|Quick Facts:||Lake Peipus|
|Countries:||Estonia Russia Latvia Belarus|
|Lake Type:||Glacial origin|
|Frozen:||December to March|
|Catchment area:||47.800 km2 (18.500 sq mi)|
|Surface Area:||3.555 km2 (1.373 sq mi)|
|Shore Lengh:||520 km (320 mi)|
|Avg. Depth:||7.1 m (23 ft)|
|Max. Depth:||15.3 m (50 ft)|
|Water volum:||25 km3 (6.0 cu mi)|
|Surface elevation:||30 m (98 ft)|
|Primary inflows:||Emajõgi Velikaya|
Lake Peipus is one of the largest lakes in Europe. It forms part of the border between the Russian and Estonia. Called Chudskoye Ozero in Russian and Peipsi Järv in Estonian, it is connected at its southern end by a 15-mile (24-km) strait to Lake Pskov. Peipus is fed from the west by the Emaiygi River and from the south, through Lake Pskov, by the Velikaya River. It empties into the Gulf of Finland by way of the Narva River.

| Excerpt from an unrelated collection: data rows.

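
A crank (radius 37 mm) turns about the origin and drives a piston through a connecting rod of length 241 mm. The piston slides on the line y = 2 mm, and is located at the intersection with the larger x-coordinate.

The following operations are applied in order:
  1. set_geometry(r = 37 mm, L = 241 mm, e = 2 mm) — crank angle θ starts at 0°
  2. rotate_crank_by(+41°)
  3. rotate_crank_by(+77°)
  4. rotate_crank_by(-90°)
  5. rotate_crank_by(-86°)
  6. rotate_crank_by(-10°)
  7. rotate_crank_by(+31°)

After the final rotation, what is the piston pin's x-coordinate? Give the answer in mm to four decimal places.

269.3246

set_geometry: r = 37 mm, L = 241 mm, e = 2 mm; θ ← 0°
rotate_crank_by(+41°): θ ← 0° +41° = 41°
rotate_crank_by(+77°): θ ← 41° +77° = 118°
rotate_crank_by(-90°): θ ← 118° -90° = 28°
rotate_crank_by(-86°): θ ← 28° -86° = -58°
rotate_crank_by(-10°): θ ← -58° -10° = -68°
rotate_crank_by(+31°): θ ← -68° +31° = -37°
crank pin P = (r cos θ, r sin θ) = (29.549514, -22.267156)
h = r sin θ − e = -22.267156 − 2 = -24.267156
x = r cos θ + √(L² − h²) = 29.549514 + √(58081.0 − 588.8949) = 29.549514 + 239.775114 = 269.324628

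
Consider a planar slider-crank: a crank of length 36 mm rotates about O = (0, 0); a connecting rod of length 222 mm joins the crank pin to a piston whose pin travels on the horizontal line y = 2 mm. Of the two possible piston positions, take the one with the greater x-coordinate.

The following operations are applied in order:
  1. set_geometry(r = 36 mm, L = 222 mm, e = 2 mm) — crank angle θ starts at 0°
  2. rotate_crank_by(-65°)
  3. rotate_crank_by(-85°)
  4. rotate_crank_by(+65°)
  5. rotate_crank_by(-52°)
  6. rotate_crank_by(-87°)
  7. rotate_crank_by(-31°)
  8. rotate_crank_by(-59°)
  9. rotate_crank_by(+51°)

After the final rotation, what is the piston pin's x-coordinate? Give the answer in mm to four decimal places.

215.0351

set_geometry: r = 36 mm, L = 222 mm, e = 2 mm; θ ← 0°
rotate_crank_by(-65°): θ ← 0° -65° = -65°
rotate_crank_by(-85°): θ ← -65° -85° = -150°
rotate_crank_by(+65°): θ ← -150° +65° = -85°
rotate_crank_by(-52°): θ ← -85° -52° = -137°
rotate_crank_by(-87°): θ ← -137° -87° = -224°
rotate_crank_by(-31°): θ ← -224° -31° = -255°
rotate_crank_by(-59°): θ ← -255° -59° = -314°
rotate_crank_by(+51°): θ ← -314° +51° = -263°
crank pin P = (r cos θ, r sin θ) = (-4.387296, 35.731661)
h = r sin θ − e = 35.731661 − 2 = 33.731661
x = r cos θ + √(L² − h²) = -4.387296 + √(49284.0 − 1137.8250) = -4.387296 + 219.422367 = 215.035070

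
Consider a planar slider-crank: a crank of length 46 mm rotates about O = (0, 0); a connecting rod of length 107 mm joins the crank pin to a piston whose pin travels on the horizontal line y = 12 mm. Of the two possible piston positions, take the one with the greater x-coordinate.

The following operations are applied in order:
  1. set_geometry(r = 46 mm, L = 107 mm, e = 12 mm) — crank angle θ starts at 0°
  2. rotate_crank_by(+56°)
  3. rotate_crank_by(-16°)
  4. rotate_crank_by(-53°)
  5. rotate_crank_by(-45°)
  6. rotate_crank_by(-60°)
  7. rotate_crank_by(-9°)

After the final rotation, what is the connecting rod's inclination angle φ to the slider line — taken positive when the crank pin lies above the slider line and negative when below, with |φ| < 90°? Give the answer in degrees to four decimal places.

set_geometry: r = 46 mm, L = 107 mm, e = 12 mm; θ ← 0°
rotate_crank_by(+56°): θ ← 0° +56° = 56°
rotate_crank_by(-16°): θ ← 56° -16° = 40°
rotate_crank_by(-53°): θ ← 40° -53° = -13°
rotate_crank_by(-45°): θ ← -13° -45° = -58°
rotate_crank_by(-60°): θ ← -58° -60° = -118°
rotate_crank_by(-9°): θ ← -118° -9° = -127°
crank pin P = (r cos θ, r sin θ) = (-27.683491, -36.737233)
h = r sin θ − e = -36.737233 − 12 = -48.737233
sin φ = h / L = -48.737233 / 107 = -0.45548816
φ = arcsin(-0.45548816) = -27.096348°

-27.0963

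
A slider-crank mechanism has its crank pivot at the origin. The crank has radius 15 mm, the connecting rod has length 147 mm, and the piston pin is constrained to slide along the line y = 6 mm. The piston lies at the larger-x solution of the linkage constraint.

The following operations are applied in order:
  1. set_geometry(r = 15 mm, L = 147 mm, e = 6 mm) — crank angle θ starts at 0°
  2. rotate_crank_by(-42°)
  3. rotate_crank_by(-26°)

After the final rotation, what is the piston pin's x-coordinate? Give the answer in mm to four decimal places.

151.2648

set_geometry: r = 15 mm, L = 147 mm, e = 6 mm; θ ← 0°
rotate_crank_by(-42°): θ ← 0° -42° = -42°
rotate_crank_by(-26°): θ ← -42° -26° = -68°
crank pin P = (r cos θ, r sin θ) = (5.619099, -13.907758)
h = r sin θ − e = -13.907758 − 6 = -19.907758
x = r cos θ + √(L² − h²) = 5.619099 + √(21609.0 − 396.3188) = 5.619099 + 145.645739 = 151.264838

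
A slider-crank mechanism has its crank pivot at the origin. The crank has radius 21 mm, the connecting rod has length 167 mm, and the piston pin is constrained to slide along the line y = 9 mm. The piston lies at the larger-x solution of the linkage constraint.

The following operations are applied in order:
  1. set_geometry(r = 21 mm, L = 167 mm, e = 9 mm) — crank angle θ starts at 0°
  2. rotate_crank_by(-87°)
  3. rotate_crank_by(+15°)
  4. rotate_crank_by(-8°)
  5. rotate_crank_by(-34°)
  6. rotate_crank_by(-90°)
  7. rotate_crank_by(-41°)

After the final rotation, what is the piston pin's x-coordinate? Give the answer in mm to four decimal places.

set_geometry: r = 21 mm, L = 167 mm, e = 9 mm; θ ← 0°
rotate_crank_by(-87°): θ ← 0° -87° = -87°
rotate_crank_by(+15°): θ ← -87° +15° = -72°
rotate_crank_by(-8°): θ ← -72° -8° = -80°
rotate_crank_by(-34°): θ ← -80° -34° = -114°
rotate_crank_by(-90°): θ ← -114° -90° = -204°
rotate_crank_by(-41°): θ ← -204° -41° = -245°
crank pin P = (r cos θ, r sin θ) = (-8.874983, 19.032464)
h = r sin θ − e = 19.032464 − 9 = 10.032464
x = r cos θ + √(L² − h²) = -8.874983 + √(27889.0 − 100.6503) = -8.874983 + 166.698379 = 157.823396

157.8234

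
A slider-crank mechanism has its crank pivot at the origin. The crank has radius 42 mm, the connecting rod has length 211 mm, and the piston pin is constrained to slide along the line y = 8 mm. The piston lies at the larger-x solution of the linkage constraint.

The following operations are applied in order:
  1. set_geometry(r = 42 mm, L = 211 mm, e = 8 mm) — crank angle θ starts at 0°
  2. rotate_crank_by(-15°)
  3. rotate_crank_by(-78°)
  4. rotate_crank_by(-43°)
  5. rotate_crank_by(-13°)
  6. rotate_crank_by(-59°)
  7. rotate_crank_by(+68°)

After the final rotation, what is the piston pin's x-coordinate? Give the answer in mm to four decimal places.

175.9035

set_geometry: r = 42 mm, L = 211 mm, e = 8 mm; θ ← 0°
rotate_crank_by(-15°): θ ← 0° -15° = -15°
rotate_crank_by(-78°): θ ← -15° -78° = -93°
rotate_crank_by(-43°): θ ← -93° -43° = -136°
rotate_crank_by(-13°): θ ← -136° -13° = -149°
rotate_crank_by(-59°): θ ← -149° -59° = -208°
rotate_crank_by(+68°): θ ← -208° +68° = -140°
crank pin P = (r cos θ, r sin θ) = (-32.173867, -26.997080)
h = r sin θ − e = -26.997080 − 8 = -34.997080
x = r cos θ + √(L² − h²) = -32.173867 + √(44521.0 − 1224.7956) = -32.173867 + 208.077400 = 175.903533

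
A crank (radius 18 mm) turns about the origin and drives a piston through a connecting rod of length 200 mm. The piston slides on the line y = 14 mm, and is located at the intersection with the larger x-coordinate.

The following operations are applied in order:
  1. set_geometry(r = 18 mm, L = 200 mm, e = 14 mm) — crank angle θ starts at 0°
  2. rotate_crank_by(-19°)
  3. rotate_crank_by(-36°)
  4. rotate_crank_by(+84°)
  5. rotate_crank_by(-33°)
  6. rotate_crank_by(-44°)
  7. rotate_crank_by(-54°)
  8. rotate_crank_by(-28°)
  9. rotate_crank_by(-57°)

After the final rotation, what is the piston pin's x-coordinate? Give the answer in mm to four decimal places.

181.7854

set_geometry: r = 18 mm, L = 200 mm, e = 14 mm; θ ← 0°
rotate_crank_by(-19°): θ ← 0° -19° = -19°
rotate_crank_by(-36°): θ ← -19° -36° = -55°
rotate_crank_by(+84°): θ ← -55° +84° = 29°
rotate_crank_by(-33°): θ ← 29° -33° = -4°
rotate_crank_by(-44°): θ ← -4° -44° = -48°
rotate_crank_by(-54°): θ ← -48° -54° = -102°
rotate_crank_by(-28°): θ ← -102° -28° = -130°
rotate_crank_by(-57°): θ ← -130° -57° = -187°
crank pin P = (r cos θ, r sin θ) = (-17.865831, 2.193648)
h = r sin θ − e = 2.193648 − 14 = -11.806352
x = r cos θ + √(L² − h²) = -17.865831 + √(40000.0 − 139.3899) = -17.865831 + 199.651221 = 181.785390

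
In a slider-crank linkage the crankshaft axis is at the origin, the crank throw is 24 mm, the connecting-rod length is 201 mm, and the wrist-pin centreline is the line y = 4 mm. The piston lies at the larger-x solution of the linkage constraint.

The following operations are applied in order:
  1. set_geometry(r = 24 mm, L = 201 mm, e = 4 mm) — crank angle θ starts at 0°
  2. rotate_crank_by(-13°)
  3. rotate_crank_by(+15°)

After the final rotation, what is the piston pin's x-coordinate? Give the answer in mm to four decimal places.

224.9605

set_geometry: r = 24 mm, L = 201 mm, e = 4 mm; θ ← 0°
rotate_crank_by(-13°): θ ← 0° -13° = -13°
rotate_crank_by(+15°): θ ← -13° +15° = 2°
crank pin P = (r cos θ, r sin θ) = (23.985380, 0.837588)
h = r sin θ − e = 0.837588 − 4 = -3.162412
x = r cos θ + √(L² − h²) = 23.985380 + √(40401.0 − 10.0009) = 23.985380 + 200.975121 = 224.960501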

Of glacial origin, the lake is bordered by woods, marshes, and sand dunes. Its area, combined with that of Lake Pskov, which is often considered part of it, is about 1,400 square miles (3,600 sq km). Exclusive of Lake Pskov, it is about 60 miles (97 km) long and up to 31 miles (50 km) wide. It reaches a depth of 50 feet (15 meters). The lake, which contains several islands, is frozen from December to March. It is fished, particularly for smelts.
The frozen strait between Peipus and Pskov was the scene in 1242 of Alexander Nevsky’s victory over the Teutonic Knights.